Now, back to the sermon. What’s weighing on my heart the heaviest is the theme and reality of judgement in this passage. Pastor Justin made sure to highlight this in his sermon Sunday, and so accurately described the tension we feel being caught in the middle of saved and still sinful. We know there is evil in the world, and a lot of it causes suffering that cannot be explained, balanced, or made fair… when we witness or experience evil, something deep within us longs for justice. We want things to be made right, we want the one committing wrong to face consequences, we want to bring comfort to those who are afflicted.

Then whack, you get hit with this wave of fear. The unsettling recognition that you yourself are not only a victim, but a perpetrator of wrong, deserving of the same judgement and consequences. My heart ached as Pastor Justin talked about the book of private and public deeds, all my wrongs, every word, every attitude, every action that has not honored God throughout my life...and I’m only 26. Like...Lord, have mercy, there is a good chance I have a few more years of wrongs left to record which was almost too much for me to bear. I had flashbacks of some of the worst things I’ve said to people I love in the midst of a fight, the many times I have given into anxiety and fear rather than trusting God’s hand, areas where I have pushed boundaries and pursued my own selfish desires at the expense of others. I got so lost thinking about the first book, the list of every wrong I deserve to be judged for… I had this urge not only to hide in embarrassment, but also to work harder and do better and try to minimize all my sinful deeds from here on out! There is some right motivation in that conviction... a healthy dose of fear, a necessary reminder that my moment to moment behaviors and thoughts are not insignificant in the grand story God has invited me into...but, like Justin reminded us, we can’t measure up to God’s standards, and really we can’t even measure up to our own moral standards. We all fall short, and we’re all found in need of another book to have any shot at holiness.

It just takes one look inward, folks. One moment of reflecting on the ways we have not honored God to know that we are at enmity with God. That is why we set aside time for this every Sunday in worship, we must practice recognizing and confessing the darkness within us to be able to recognize our need for a savior. Charlie brought so much encouragement to me on Sunday introducing the Confession of Sin. There is joy in confessing, friends, because in Christ, confession is followed by an assurance of pardon. Underserved mercy, a promise beyond what we could ever hope or imagine.

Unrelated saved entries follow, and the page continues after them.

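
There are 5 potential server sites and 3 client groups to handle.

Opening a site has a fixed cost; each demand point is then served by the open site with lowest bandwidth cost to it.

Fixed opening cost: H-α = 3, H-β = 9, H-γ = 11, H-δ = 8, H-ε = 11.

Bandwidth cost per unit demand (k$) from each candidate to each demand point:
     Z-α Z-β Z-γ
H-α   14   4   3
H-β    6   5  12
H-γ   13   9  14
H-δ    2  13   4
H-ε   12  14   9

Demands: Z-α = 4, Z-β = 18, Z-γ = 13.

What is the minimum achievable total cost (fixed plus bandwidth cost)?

130

Open {H-α, H-δ}: assign each demand point to its cheapest open site.
  Z-α→H-δ 4×2=8, Z-β→H-α 18×4=72, Z-γ→H-α 13×3=39
  bandwidth cost 119, fixed 11 → total 130.
Compare {H-α, H-β, H-δ}: bandwidth cost 119 + fixed 20 = 139.
Compare {H-α, H-γ, H-δ}: bandwidth cost 119 + fixed 22 = 141.
Compare {H-α, H-δ, H-ε}: bandwidth cost 119 + fixed 22 = 141.
All other subsets cost ≥ 139. Minimum total cost: 130.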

If taking a look inward has not driven us to our knees in search of our Refuge, then we are either asleep or fools. Our culture loves to numb pain-- give me all the ice cream, netflix, relationships, alcohol, handbags, adventures and travel...I don’t want to feel a thing. We hide in hobbies, in careers, in families, in fleeting pleasures and constant distractions, never slowing down to face the sharp edges of the evil within our own hearts. This is our call, Christians: Judgement is coming, may we lean into feeling the weight of our sin, may we hate evil all the more, and may we turn and hide in Jesus, our Refuge and our Saving Grace.